Na madrugada de 12 de setembro, às 4 horas, a bióloga paulista Lúcia Lohmann já estava diante do computador, em seu quarto de hotel em St. Louis, no Missouri, uma das principais cidades do meio-oeste americano. Ela havia dormido apenas três horas e tentava responder a avalanche de e-mails que se acumulava desde o início da semana.

Eram mensagens de felicitações por sua conquista profissional mais recente: a presidência do Missouri Botanical Garden, um dos três jardins botânicos mais importantes do mundo.

Aos 50 anos, Lúcia é a primeira mulher e a primeira latino-americana indicada para o cargo. Fundada em 1859, a instituição sempre foi comandada por homens norte-americanos ou europeus — até janeiro de 2025, quando a brasileira assume o posto, “depois de uma extensa busca internacional”, como se lê no site da entidade.

Com oito milhões de coleções de plantas, de todos os cantos do mundo, em relação ao tamanho do herbário, o Missouri Botanical Garden costuma ser colocado ao lado dos jardins botânicos de Londres e de Nova York.

“Além disso, aqui ainda é um centro de pesquisa, treinamento e comunicação científica não só na área botânica, mas também em termos de horticultura”, diz Lúcia, em entrevista ao NeoFeed. “É um centro de estudos com projetos em várias regiões da África e da América Latina, que faz pesquisas para documentar a biodiversidade, orientar políticas públicas e até sugerir prioridades para os governos.”

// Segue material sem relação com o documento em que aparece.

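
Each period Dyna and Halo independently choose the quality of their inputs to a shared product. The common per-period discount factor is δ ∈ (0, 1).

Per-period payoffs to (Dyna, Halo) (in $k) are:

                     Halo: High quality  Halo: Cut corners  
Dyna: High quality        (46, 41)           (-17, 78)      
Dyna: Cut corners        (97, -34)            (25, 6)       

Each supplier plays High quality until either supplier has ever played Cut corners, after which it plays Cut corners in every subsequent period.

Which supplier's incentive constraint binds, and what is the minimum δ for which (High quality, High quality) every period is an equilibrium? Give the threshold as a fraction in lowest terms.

Dyna; δ ≥ 17/24

Dyna: cooperation gives 46 each period; deviation gives 97 once then 25 forever.
  46/(1−δ) ≥ 97 + 25δ/(1−δ) ⇒ δ ≥ 51/72 = 17/24.
Halo: cooperation gives 41 each period; deviation gives 78 once then 6 forever.
  δ ≥ 37/72.
Both must hold, so the binding constraint is Dyna's: δ ≥ 17/24.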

O Missouri Botanical Garden tem uma equipe com cientistas de 35 países, de seis continentes. “Ele não chama atenção apenas pela beleza”, Lúcia faz questão de frisar. “Há materiais de cultivo associados à preservação, banco de sementes, espécies em extinção e um borboletário. Há programas de treinamento com outras universidades e com empresas. É uma instituição muito sólida, com 165 anos de pesquisa.”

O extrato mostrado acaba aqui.